Investors aren't sure what to expect from McCormick (NYSE:MKC) when it posts its fiscal second-quarter results in a few days. The spice and flavorings giant announced mixed growth metrics back in late March as the COVID-19 pandemic lifted some parts of its business while depressing others.

Management pulled its 2020 outlook at the time, citing unusual volatility in key markets like the U.S. and China. On the other hand, McCormick said that demand might continue soaring as consumers stocked up on at-home eating supplies.

In its report due out on Thursday, June 25, we'll find out which growth scenario is playing out for the packaged foods specialist as it enters the second half of its fiscal year. Let's take a closer look.

A hand sprinkles seasoning on a piece of meat

Image source: Getty Images.

Weekly demand trends

Back in March, McCormick said sales declined 1% in the three-month period that ended on Feb. 29, which included a major COVID-19 impact in China but almost none of the pullback in parts of Europe and North America. But management noted huge demand swings at the start of the second quarter that mostly implied good news for the business. Yes, its sales to restaurants were plummeting as the industry shut down. But demand soared at supermarket chains and warehouse retailers, jumping by as much as 90% in mid-March.

Examining organic growth in Thursday's report will help investors answer some of those expansion questions. Shareholders will be mainly interested in learning whether consumer demand stayed elevated through the entire quarter, as management suggested it would.

Handling extra costs

Essential businesses that contribute to the food supply have had to deal with extra COVID-19 expenses, and McCormick is no exception. The company is paying workers a premium hourly rate, for example, while spending more on health precautions like social distancing and intense factory sanitization.

These costs will impact its earnings power, so keep an eye on operating margin in Thursday's report. That metric was already on pace to edge lower in 2020 after climbing in each of the last two fiscal years. Pandemic challenges could amplify that slump, but McCormick might also post a modest bump in operating income thanks to robust sales growth.

Looking ahead

McCormick has joined most of its consumer food peers in declining to issue a short-term sales outlook. Beyond the spiking demand volatility, there are huge questions about the path that the virus might take and the pace of the economic rebound ahead.

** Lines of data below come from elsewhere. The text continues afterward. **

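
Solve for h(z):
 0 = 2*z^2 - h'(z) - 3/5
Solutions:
 h(z) = C1 + 2*z^3/3 - 3*z/5


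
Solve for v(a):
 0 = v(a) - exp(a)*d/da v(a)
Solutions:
 v(a) = C1*exp(-exp(-a))


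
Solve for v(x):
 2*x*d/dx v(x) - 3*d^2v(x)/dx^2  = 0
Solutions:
 v(x) = C1 + C2*erfi(sqrt(3)*x/3)


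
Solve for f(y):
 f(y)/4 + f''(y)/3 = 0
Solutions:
 f(y) = C1*sin(sqrt(3)*y/2) + C2*cos(sqrt(3)*y/2)


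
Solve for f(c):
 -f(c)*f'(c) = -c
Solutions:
 f(c) = -sqrt(C1 + c^2)
 f(c) = sqrt(C1 + c^2)


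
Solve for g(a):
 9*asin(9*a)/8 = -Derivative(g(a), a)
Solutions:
 g(a) = C1 - 9*a*asin(9*a)/8 - sqrt(1 - 81*a^2)/8


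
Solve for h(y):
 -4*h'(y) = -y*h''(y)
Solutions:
 h(y) = C1 + C2*y^5


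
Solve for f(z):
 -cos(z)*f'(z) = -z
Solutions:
 f(z) = C1 + Integral(z/cos(z), z)


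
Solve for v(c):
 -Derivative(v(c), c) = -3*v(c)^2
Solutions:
 v(c) = -1/(C1 + 3*c)


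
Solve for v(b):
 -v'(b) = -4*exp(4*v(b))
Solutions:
 v(b) = log(-(-1/(C1 + 16*b))^(1/4))
 v(b) = log(-1/(C1 + 16*b))/4
 v(b) = log(-I*(-1/(C1 + 16*b))^(1/4))
 v(b) = log(I*(-1/(C1 + 16*b))^(1/4))


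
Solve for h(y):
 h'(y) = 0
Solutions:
 h(y) = C1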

But executives on Thursday will still discuss how trends have changed in the past month or so, with the biggest variable being the reopening of the restaurant industry. In addition, many employers and schools are supporting continuous stay-at-home efforts, and so more meals are still being prepared within the house.

CEO Lawrence Kurzius and his team suggested at the start of the pandemic that this shift could mean that the jumping demand they saw in March might be more than just a temporary stocking-up surge that would reverse itself in future weeks. The benefit of several extra weeks of consumer shopping data will give McCormick much more evidence to rely on as management looks out to the end of the fiscal year and the start of fiscal 2021.